The Marines have not said whether the aircraft will go to Iraq, Afghanistan or possibly the Horn of Africa, nor has it been announced whether they would leave aboard a Norfolk-based amphibious assault ship or fly directly overseas without a mother ship.

Either way, the deployment is seen as a watershed event that will make or break the Osprey’s reputation.

Reach Jack Dorsey at (757) 446-2284 or jack.dorsey@pilotonline.com.

http://media.hamptonroads.com/media/content/pilotonline/2007/02/osprey500x300.jpg

IT’S A CONVERTIPLANE

After years of development and several high-profile wrecks -- and a computer chip problem that grounded the entire fleet Friday -- the MV-22 Osprey appears to be ready for action.

Selected by the leathernecks to replace their aging CH-46 medium-lift helicopters, the MV-22 offers the versatility of a helicopter plus the speed and range of an executive turboprop.

It carries more gear and troops, is quieter, and is less vulnerable to small-arms fire than its helicopter predecessors, the manufacturers say.
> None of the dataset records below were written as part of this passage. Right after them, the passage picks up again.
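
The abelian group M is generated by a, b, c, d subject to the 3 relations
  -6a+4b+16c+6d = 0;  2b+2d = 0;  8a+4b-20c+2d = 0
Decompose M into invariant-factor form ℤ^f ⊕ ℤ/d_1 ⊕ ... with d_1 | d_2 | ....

rank_ℚ(R)=3; free=4−3=1
SNF(R) diag = [2, 2, 2] → torsion [2, 2, 2]

Answer: M ≅ ℤ^1 ⊕ ℤ/2 ⊕ ℤ/2 ⊕ ℤ/2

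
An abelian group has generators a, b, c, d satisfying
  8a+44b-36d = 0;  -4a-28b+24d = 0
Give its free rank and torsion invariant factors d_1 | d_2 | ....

rank_ℚ(R)=2; free=4−2=2
SNF(R) diag = [4, 12] → torsion [4, 12]

Answer: M ≅ ℤ^2 ⊕ ℤ/4 ⊕ ℤ/12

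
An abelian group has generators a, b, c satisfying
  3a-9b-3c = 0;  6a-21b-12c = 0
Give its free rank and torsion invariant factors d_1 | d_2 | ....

rank_ℚ(R)=2; free=3−2=1
SNF(R) diag = [3, 3] → torsion [3, 3]

Answer: M ≅ ℤ^1 ⊕ ℤ/3 ⊕ ℤ/3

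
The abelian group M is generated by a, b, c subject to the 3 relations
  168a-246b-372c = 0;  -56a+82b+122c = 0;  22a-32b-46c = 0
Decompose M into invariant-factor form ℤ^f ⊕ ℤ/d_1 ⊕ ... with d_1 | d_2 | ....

Answer: M ≅ ℤ/2 ⊕ ℤ/6 ⊕ ℤ/6

Derivation:
rank_ℚ(R)=3; free=3−3=0
SNF(R) diag = [2, 6, 6] → torsion [2, 6, 6]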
Pilots and crew members are enamored of its power and stability, and it can self-deploy from North America to Europe by carrying extra fuel in the cabin.

WHAT IS IT?

The MV-22 Osprey is a vertical take-off-and-landing troop/cargo transport, an air ambulance and a search- and-rescue helicopter.

Based on the Bell/NASA XV-15 tiltrotor research aircraft, the MV-22 began as an Army project in 1982 and was taken over by the Navy in 1983. Ospreys are built by Bell Helicopter Textron and Boeing Helicopters. Their Rolls-Royce engines are built in Indiana.
Three deadly wrecks between 1992 and 2000, with a total of 30 fatalities, nearly scuttled the Osprey program. Flight tests didn’t resume until 2002. Rerouted hydraulic lines and a new warning system were major improvements.